The Word on the Street

“Sorcerer is a unique, brutal, brilliant film burdened underneath a terrible, wholly unappropriate title. Watching this film, it is not only easy to see why the film was both a huge financial and commercial disaster, it is downright obvious. This is the most un-american/ hollywood/ commercial film backed by a major studio I have ever seen. It is a tough, gruelling 126 minutes that goes nowhere fast, yet holds you firm in its tight grip and beats you senseless throughout. I was exhausted when the film finally arrived at it’s rather downbeat ending. The multi-national cast is faultless. Scheider is magnificent.”

DB-08-DB

“This film should be viewed by every CG-obsessed film maker to show what can be done in the real world to bring back real organic suspense.”

patchesdf

“There are a number of factors put forward on why Sorcerer failed at the box office. The title itself is a classic case of misdirection, the name given to one of the trucks in the story, it conjured up images of mystical and magical dalliances, it’s safe to say that the film is a million miles away from that sort of genre. It also went up against the box office monster that was Star Wars, in comparison, and Friedkin readily admits this, it’s dwarfed in production scope and cross demographic appeal.

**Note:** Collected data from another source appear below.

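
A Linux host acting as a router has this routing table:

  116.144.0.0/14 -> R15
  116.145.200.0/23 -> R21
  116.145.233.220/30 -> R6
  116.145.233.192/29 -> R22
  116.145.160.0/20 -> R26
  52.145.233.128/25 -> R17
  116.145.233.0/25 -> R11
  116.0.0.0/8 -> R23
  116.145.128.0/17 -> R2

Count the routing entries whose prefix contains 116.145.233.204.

3

Prefixes containing 116.145.233.204:
  116.0.0.0/8 (116.0.0.0 - 116.255.255.255)
  116.144.0.0/14 (116.144.0.0 - 116.147.255.255)
  116.145.128.0/17 (116.145.128.0 - 116.145.255.255)
Total matching entries: 3.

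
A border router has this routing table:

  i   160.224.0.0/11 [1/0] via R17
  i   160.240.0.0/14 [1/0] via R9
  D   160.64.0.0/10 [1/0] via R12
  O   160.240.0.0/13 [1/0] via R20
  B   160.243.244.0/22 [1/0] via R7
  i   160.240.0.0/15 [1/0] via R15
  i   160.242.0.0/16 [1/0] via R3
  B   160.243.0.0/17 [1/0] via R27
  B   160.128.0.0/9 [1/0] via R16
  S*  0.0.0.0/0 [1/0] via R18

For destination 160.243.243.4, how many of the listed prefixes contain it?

5

Prefixes containing 160.243.243.4:
  0.0.0.0/0 (default, matches everything)
  160.128.0.0/9 (160.128.0.0 - 160.255.255.255)
  160.224.0.0/11 (160.224.0.0 - 160.255.255.255)
  160.240.0.0/13 (160.240.0.0 - 160.247.255.255)
  160.240.0.0/14 (160.240.0.0 - 160.243.255.255)
Total matching entries: 5.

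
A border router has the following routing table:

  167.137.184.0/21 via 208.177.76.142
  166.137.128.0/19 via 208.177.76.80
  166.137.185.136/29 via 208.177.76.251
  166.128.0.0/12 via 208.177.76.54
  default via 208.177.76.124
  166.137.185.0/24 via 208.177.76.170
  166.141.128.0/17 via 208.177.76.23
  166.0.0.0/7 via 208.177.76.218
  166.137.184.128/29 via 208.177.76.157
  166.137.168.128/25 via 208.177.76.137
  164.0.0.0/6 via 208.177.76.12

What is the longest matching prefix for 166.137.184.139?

166.128.0.0/12

Entries matching 166.137.184.139:
  0.0.0.0/0 (default, matches everything)
  164.0.0.0/6 (164.0.0.0 - 167.255.255.255)
  166.0.0.0/7 (166.0.0.0 - 167.255.255.255)
  166.128.0.0/12 (166.128.0.0 - 166.143.255.255)
Most specific is 166.128.0.0/12.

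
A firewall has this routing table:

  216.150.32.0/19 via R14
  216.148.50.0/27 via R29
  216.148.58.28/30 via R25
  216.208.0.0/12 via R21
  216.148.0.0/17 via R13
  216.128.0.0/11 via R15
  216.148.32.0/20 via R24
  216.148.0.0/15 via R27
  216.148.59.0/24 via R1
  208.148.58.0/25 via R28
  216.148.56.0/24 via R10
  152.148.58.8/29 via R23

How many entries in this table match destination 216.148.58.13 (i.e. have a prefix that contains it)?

Prefixes containing 216.148.58.13:
  216.128.0.0/11 (216.128.0.0 - 216.159.255.255)
  216.148.0.0/15 (216.148.0.0 - 216.149.255.255)
  216.148.0.0/17 (216.148.0.0 - 216.148.127.255)
Total matching entries: 3.

3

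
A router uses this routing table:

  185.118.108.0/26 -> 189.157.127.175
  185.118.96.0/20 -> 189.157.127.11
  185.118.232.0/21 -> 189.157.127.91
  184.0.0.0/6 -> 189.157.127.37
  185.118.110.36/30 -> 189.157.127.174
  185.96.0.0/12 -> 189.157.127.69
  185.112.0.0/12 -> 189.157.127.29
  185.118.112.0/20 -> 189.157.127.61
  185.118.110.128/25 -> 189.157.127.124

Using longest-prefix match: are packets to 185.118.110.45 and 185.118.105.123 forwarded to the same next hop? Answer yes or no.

185.118.110.45: longest match 185.118.96.0/20 -> 189.157.127.11
185.118.105.123: longest match 185.118.96.0/20 -> 189.157.127.11

yes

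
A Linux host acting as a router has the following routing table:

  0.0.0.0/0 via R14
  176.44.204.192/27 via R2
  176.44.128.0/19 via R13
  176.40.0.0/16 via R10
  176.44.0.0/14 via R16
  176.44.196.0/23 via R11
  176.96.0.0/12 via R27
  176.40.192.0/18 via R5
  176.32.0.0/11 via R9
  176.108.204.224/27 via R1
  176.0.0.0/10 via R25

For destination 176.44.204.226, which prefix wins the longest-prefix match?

Entries matching 176.44.204.226:
  0.0.0.0/0 (default, matches everything)
  176.0.0.0/10 (176.0.0.0 - 176.63.255.255)
  176.32.0.0/11 (176.32.0.0 - 176.63.255.255)
  176.44.0.0/14 (176.44.0.0 - 176.47.255.255)
Most specific is 176.44.0.0/14.

176.44.0.0/14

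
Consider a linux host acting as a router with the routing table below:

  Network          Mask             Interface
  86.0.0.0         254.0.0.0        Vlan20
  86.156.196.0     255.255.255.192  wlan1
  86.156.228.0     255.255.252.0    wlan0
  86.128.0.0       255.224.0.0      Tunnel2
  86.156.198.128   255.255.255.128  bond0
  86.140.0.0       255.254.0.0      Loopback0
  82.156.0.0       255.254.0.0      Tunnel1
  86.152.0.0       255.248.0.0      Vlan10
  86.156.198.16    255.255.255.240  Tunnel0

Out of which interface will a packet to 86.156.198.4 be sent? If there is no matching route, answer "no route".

Routes whose prefix contains 86.156.198.4:
  86.0.0.0/7 (86.0.0.0 - 87.255.255.255) -> Vlan20
  86.128.0.0/11 (86.128.0.0 - 86.159.255.255) -> Tunnel2
  86.152.0.0/13 (86.152.0.0 - 86.159.255.255) -> Vlan10
More-specific entries that do NOT match:
  86.156.198.16/28 (86.156.198.16 - 86.156.198.31) does not contain 86.156.198.4
  86.156.196.0/26 (86.156.196.0 - 86.156.196.63) does not contain 86.156.198.4
  86.156.198.128/25 (86.156.198.128 - 86.156.198.255) does not contain 86.156.198.4
  86.156.228.0/22 (86.156.228.0 - 86.156.231.255) does not contain 86.156.198.4
  86.140.0.0/15 (86.140.0.0 - 86.141.255.255) does not contain 86.156.198.4
  82.156.0.0/15 (82.156.0.0 - 82.157.255.255) does not contain 86.156.198.4
Longest matching prefix is /13 -> interface Vlan10.

Vlan10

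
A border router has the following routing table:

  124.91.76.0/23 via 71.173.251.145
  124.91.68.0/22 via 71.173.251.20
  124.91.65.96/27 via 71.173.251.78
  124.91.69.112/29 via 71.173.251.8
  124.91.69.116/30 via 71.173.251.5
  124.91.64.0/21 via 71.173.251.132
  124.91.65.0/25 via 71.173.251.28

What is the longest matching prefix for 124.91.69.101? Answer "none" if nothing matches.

124.91.68.0/22

Entries matching 124.91.69.101:
  124.91.64.0/21 (124.91.64.0 - 124.91.71.255)
  124.91.68.0/22 (124.91.68.0 - 124.91.71.255)
Most specific is 124.91.68.0/22.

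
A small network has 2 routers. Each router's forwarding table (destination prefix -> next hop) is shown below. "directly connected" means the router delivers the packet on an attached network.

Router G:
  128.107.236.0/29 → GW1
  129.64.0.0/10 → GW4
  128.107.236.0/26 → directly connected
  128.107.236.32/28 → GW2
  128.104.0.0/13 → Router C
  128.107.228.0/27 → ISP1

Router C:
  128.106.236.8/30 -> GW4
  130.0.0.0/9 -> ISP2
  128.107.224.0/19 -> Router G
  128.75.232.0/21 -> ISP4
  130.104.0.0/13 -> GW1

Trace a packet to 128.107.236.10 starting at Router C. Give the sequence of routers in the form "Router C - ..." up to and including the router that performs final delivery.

At Router C: longest match for 128.107.236.10 is 128.107.224.0/19 -> Router G
At Router G: longest match for 128.107.236.10 is 128.107.236.0/26 -> directly connected

Router C - Router G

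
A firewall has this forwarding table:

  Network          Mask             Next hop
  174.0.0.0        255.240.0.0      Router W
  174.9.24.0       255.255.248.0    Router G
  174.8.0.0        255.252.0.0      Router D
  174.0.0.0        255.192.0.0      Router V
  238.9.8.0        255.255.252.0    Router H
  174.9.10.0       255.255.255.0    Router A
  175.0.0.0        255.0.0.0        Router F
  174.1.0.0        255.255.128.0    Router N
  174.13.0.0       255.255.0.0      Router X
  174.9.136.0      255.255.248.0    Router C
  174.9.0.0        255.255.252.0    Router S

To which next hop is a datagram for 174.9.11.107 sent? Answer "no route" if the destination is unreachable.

Router D

Routes whose prefix contains 174.9.11.107:
  174.0.0.0/10 (174.0.0.0 - 174.63.255.255) -> Router V
  174.0.0.0/12 (174.0.0.0 - 174.15.255.255) -> Router W
  174.8.0.0/14 (174.8.0.0 - 174.11.255.255) -> Router D
More-specific entries that do NOT match:
  174.9.10.0/24 (174.9.10.0 - 174.9.10.255) does not contain 174.9.11.107
  238.9.8.0/22 (238.9.8.0 - 238.9.11.255) does not contain 174.9.11.107
  174.9.0.0/22 (174.9.0.0 - 174.9.3.255) does not contain 174.9.11.107
  174.9.24.0/21 (174.9.24.0 - 174.9.31.255) does not contain 174.9.11.107
  174.9.136.0/21 (174.9.136.0 - 174.9.143.255) does not contain 174.9.11.107
  174.1.0.0/17 (174.1.0.0 - 174.1.127.255) does not contain 174.9.11.107
  174.13.0.0/16 (174.13.0.0 - 174.13.255.255) does not contain 174.9.11.107
Longest matching prefix is /14 -> next hop Router D.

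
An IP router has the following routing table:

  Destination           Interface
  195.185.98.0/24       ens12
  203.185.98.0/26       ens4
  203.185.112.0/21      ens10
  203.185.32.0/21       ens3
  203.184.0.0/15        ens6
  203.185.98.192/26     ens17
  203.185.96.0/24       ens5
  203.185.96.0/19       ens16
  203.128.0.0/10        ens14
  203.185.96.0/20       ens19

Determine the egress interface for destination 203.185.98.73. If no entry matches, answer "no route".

ens19

Routes whose prefix contains 203.185.98.73:
  203.128.0.0/10 (203.128.0.0 - 203.191.255.255) -> ens14
  203.184.0.0/15 (203.184.0.0 - 203.185.255.255) -> ens6
  203.185.96.0/19 (203.185.96.0 - 203.185.127.255) -> ens16
  203.185.96.0/20 (203.185.96.0 - 203.185.111.255) -> ens19
More-specific entries that do NOT match:
  203.185.98.0/26 (203.185.98.0 - 203.185.98.63) does not contain 203.185.98.73
  203.185.98.192/26 (203.185.98.192 - 203.185.98.255) does not contain 203.185.98.73
  195.185.98.0/24 (195.185.98.0 - 195.185.98.255) does not contain 203.185.98.73
  203.185.96.0/24 (203.185.96.0 - 203.185.96.255) does not contain 203.185.98.73
  203.185.112.0/21 (203.185.112.0 - 203.185.119.255) does not contain 203.185.98.73
  203.185.32.0/21 (203.185.32.0 - 203.185.39.255) does not contain 203.185.98.73
Longest matching prefix is /20 -> interface ens19.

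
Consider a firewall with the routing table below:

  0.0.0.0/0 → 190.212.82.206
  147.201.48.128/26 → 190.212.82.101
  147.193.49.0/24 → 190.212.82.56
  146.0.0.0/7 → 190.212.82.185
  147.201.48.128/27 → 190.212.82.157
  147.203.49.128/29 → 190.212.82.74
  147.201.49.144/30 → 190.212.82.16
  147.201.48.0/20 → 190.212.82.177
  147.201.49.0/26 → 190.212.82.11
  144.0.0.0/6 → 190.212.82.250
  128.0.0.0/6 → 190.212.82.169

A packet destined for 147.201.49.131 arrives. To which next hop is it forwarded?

190.212.82.177

Routes whose prefix contains 147.201.49.131:
  0.0.0.0/0 (default, matches everything) -> 190.212.82.206
  144.0.0.0/6 (144.0.0.0 - 147.255.255.255) -> 190.212.82.250
  146.0.0.0/7 (146.0.0.0 - 147.255.255.255) -> 190.212.82.185
  147.201.48.0/20 (147.201.48.0 - 147.201.63.255) -> 190.212.82.177
More-specific entries that do NOT match:
  147.201.49.144/30 (147.201.49.144 - 147.201.49.147) does not contain 147.201.49.131
  147.203.49.128/29 (147.203.49.128 - 147.203.49.135) does not contain 147.201.49.131
  147.201.48.128/27 (147.201.48.128 - 147.201.48.159) does not contain 147.201.49.131
  147.201.48.128/26 (147.201.48.128 - 147.201.48.191) does not contain 147.201.49.131
  147.201.49.0/26 (147.201.49.0 - 147.201.49.63) does not contain 147.201.49.131
  147.193.49.0/24 (147.193.49.0 - 147.193.49.255) does not contain 147.201.49.131
Longest matching prefix is /20 -> next hop 190.212.82.177.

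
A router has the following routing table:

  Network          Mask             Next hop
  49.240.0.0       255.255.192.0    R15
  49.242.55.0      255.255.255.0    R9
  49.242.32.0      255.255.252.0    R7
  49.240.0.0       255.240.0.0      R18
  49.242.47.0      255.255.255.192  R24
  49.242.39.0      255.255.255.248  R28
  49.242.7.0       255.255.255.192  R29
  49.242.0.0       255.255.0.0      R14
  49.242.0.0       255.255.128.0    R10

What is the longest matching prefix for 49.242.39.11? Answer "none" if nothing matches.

Entries matching 49.242.39.11:
  49.240.0.0/12 (49.240.0.0 - 49.255.255.255)
  49.242.0.0/16 (49.242.0.0 - 49.242.255.255)
  49.242.0.0/17 (49.242.0.0 - 49.242.127.255)
Most specific is 49.242.0.0/17.

49.242.0.0/17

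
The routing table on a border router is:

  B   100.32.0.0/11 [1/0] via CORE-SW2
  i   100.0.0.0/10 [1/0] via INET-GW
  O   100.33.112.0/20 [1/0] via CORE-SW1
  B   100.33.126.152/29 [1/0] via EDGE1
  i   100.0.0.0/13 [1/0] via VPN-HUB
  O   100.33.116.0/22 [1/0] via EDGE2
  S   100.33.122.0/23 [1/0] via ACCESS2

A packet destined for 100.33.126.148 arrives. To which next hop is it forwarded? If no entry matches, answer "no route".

CORE-SW1

Routes whose prefix contains 100.33.126.148:
  100.0.0.0/10 (100.0.0.0 - 100.63.255.255) -> INET-GW
  100.32.0.0/11 (100.32.0.0 - 100.63.255.255) -> CORE-SW2
  100.33.112.0/20 (100.33.112.0 - 100.33.127.255) -> CORE-SW1
More-specific entries that do NOT match:
  100.33.126.152/29 (100.33.126.152 - 100.33.126.159) does not contain 100.33.126.148
  100.33.122.0/23 (100.33.122.0 - 100.33.123.255) does not contain 100.33.126.148
  100.33.116.0/22 (100.33.116.0 - 100.33.119.255) does not contain 100.33.126.148
Longest matching prefix is /20 -> next hop CORE-SW1.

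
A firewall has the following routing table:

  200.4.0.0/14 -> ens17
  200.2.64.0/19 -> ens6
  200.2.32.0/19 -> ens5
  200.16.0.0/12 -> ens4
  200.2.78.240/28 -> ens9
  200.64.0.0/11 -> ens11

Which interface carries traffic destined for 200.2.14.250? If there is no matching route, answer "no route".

No entry's prefix contains 200.2.14.250; there is no default route.

no route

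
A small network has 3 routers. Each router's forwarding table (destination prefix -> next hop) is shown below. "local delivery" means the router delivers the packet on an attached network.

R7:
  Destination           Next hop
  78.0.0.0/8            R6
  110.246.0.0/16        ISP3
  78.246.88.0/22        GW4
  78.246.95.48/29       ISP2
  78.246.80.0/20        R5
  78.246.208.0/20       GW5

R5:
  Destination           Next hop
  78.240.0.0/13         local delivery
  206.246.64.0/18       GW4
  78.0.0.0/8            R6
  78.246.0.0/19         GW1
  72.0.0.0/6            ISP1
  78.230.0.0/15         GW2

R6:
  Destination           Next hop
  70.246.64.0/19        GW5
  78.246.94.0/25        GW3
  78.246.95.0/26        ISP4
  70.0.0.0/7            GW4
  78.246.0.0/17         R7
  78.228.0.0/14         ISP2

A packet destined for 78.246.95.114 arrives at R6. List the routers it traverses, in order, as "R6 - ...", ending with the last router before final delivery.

R6 - R7 - R5

At R6: longest match for 78.246.95.114 is 78.246.0.0/17 -> R7
At R7: longest match for 78.246.95.114 is 78.246.80.0/20 -> R5
At R5: longest match for 78.246.95.114 is 78.240.0.0/13 -> local delivery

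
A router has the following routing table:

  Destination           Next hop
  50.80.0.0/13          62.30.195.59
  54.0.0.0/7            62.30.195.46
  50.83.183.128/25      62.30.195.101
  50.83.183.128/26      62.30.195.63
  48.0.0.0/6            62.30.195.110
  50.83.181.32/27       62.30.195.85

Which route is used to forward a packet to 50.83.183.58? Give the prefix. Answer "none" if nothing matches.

Entries matching 50.83.183.58:
  48.0.0.0/6 (48.0.0.0 - 51.255.255.255)
  50.80.0.0/13 (50.80.0.0 - 50.87.255.255)
Most specific is 50.80.0.0/13.

50.80.0.0/13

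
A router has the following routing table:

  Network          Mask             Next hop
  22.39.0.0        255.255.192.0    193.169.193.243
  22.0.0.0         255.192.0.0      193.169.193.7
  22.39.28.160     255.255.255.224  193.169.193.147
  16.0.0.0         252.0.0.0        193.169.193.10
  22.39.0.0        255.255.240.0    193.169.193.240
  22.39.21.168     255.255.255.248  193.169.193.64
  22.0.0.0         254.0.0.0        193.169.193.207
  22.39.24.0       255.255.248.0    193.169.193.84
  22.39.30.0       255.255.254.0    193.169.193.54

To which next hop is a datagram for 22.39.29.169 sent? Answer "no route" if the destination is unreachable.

193.169.193.84

Routes whose prefix contains 22.39.29.169:
  22.0.0.0/7 (22.0.0.0 - 23.255.255.255) -> 193.169.193.207
  22.0.0.0/10 (22.0.0.0 - 22.63.255.255) -> 193.169.193.7
  22.39.0.0/18 (22.39.0.0 - 22.39.63.255) -> 193.169.193.243
  22.39.24.0/21 (22.39.24.0 - 22.39.31.255) -> 193.169.193.84
More-specific entries that do NOT match:
  22.39.21.168/29 (22.39.21.168 - 22.39.21.175) does not contain 22.39.29.169
  22.39.28.160/27 (22.39.28.160 - 22.39.28.191) does not contain 22.39.29.169
  22.39.30.0/23 (22.39.30.0 - 22.39.31.255) does not contain 22.39.29.169
Longest matching prefix is /21 -> next hop 193.169.193.84.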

Then there is the matter of the “cut” version that did the rounds, where almost thirty minutes were chopped to allow more showings in theatres, without Friedkin’s permission, the resulting film was a travesty of Friedkin’s vision. Lead man Scheider, who is terrific, didn’t want to promote the film, such was his anger at Friedkin cutting a subplot involving his character being shown in a sympathetic light. Have to say the director was right in keeping it grim.
Also there’s the Clouzot’s factor and his version of the Arnaud novel released in 1953. Much beloved by many a critic as some sort of sacred cow of French cinema, Clouzot’s The Wages of Fear is a very good film, but hardly a masterpiece. Looking back at some of the reviews upon Sorcerer’s release, it seems that some big critics of the day wanted to appear cool by lauding from the roof tops about a foreign movie and how it shouldn’t be remade. Weird really since Sorcerer isn’t a remake, it’s an interpretation on Arnaud’s source. Inspired by Clouzot? Undoubtedly, but it’s not remaking his movie. They moaned about the good hour of build up, calling it slow, but I’m sure I remember it rightly that Clouzot’s movie does the same thing, and that didn’t have Friedkin’s fluid camera and Tangerine Dream laying hypnotic synthesisers all over it….we may hanker for deeper character interaction as they traverse the perilous terrain, but this isn’t about bonding, it’s about men risking their lives for freedom and redemption. It beats a black heart and never once cops out.”